The other day I was travelling up to London in the commuter rush hour and I noticed something; everyone was reading a newspaper. Britain is one of the largest, if not the largest, consumer of newspapers per capita in the world, so this shouldn’t be too much of a surprise. Yet we keep hearing that their days are numbered, so I began to wonder if that was actually true.
Being a student these days means that you’re constantly thinking of what you’re going to do after you leave university. Just having a degree isn’t enough any more; you have to stand out as being ultra-employable in the now highly competitive graduate job market. After seeing all these employed people reading newspapers, I decided to buy my own and attempt to figure out the attraction.
I bought The Guardian and one story caught my eye, “Forget free CDs, report advises newspapers”. A quarter-page article, it focused on a report by consultants Ernst & Young which talked about online advertising models and the problem of attracting younger readers. Here’s an extract:
“More than half of the UK’s 15-44-year-olds use the internet for their daily information and most of the content they access is free.
Younger age groups may never acquire the ‘paid-for newspaper habit’, says the report.”
This seems to be spot on; I get my daily news from the BBC website and via a number of specialist blogs through RSS feeds, all for free. Yet here I was, reading about the report in a paid-for newspaper.
I wondered; is reading a newspaper an institutional or generational habit? All these commuters around me were of the same age, but also worked in the same area. It was hard to tell. Maybe reading a newspaper is just one of the things you do when you go to work or maybe it’s just a dying tradition that the Web will make obsolete.
I think it’s a bit of both. Sure, previous generations are more likely to read them, but there’s something about newspapers which goes with employment and commuting. It’s good to have something to read on the way to and from work, something that’s cheap and informs you ready for the day ahead. It keeps you in the loop, able to discuss topical issues with friends and colleagues.

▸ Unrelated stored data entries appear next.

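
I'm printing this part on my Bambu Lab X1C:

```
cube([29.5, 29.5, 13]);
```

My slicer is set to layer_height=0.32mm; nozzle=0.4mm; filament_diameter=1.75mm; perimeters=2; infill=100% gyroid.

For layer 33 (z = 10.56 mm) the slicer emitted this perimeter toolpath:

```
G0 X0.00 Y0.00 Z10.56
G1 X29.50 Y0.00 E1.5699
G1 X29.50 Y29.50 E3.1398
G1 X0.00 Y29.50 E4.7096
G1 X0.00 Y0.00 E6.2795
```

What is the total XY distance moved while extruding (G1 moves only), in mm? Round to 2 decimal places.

Sum the Euclidean lengths of each G1 segment: total = 118.00 mm.

118.00 mm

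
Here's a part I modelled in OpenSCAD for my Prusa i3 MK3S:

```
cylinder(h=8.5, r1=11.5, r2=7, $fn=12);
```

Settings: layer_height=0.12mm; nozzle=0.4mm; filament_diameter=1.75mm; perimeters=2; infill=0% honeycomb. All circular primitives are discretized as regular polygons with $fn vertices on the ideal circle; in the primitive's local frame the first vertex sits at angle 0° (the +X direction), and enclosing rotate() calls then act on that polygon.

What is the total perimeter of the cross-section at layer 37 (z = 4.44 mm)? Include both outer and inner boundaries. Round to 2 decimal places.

56.83 mm

At z = 4.44 mm: the cone (r1=11.5→r2=7) has section circumradius 9.149 here — a regular 12-gon (perimeter = 2·12·9.149·sin(180°/12) = 56.83 mm). Overall, the cross-section is a single solid region. Total boundary length (outer) = 56.83 mm.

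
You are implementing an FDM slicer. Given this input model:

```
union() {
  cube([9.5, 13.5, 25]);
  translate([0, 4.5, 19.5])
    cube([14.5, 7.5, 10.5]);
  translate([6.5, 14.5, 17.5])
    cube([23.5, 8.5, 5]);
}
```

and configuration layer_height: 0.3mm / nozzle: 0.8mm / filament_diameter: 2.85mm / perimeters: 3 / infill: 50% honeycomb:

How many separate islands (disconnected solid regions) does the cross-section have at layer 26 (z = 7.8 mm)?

At z = 7.8 mm: the cube (footprint 9.5×13.5) is included at this height; the cube at (0, 4.5) is absent (z outside [19.5, 30]); the cube at (6.5, 14.5) is absent (z outside [17.5, 22.5]); Combining (union): only the 9.5×13.5 cube is present, so the union is just that shape — 1 connected region. Overall, the cross-section is a single solid region. Island count = 1.

1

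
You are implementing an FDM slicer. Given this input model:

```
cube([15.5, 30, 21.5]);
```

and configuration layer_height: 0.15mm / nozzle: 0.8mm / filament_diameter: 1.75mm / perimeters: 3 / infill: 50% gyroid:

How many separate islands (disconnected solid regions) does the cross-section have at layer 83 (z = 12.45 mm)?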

However, my generation won’t just pick them up as soon as we’re in full-time employment. It would be easy to live without them, with the temptation and perceived need for them is less. Newspapers then, have a fight for our attention on their hands.
One of the ways they can appear to be more modern and relevant to us is through design. I picked up The Guardian, but why that one? Although it might be regarded as more liberal than others and therefore more appealing to students, there are plenty of other respectable publications that you might choose.
The Guardian stands out for me is because its recent redesign makes it the only clean and modern newspaper out there. Block colour and a contemporary serif font are a few details which make it what is widely regarded as one of the best newspaper designs in the world.
So while The Guardian might carry stories predicting the demise of its own medium, it’s actually far safer than other publications when it comes to extinction. Its design sets it out as an established paper ready for the modern world and this should appeal to people like me who are approaching their ‘newspaper reading years’.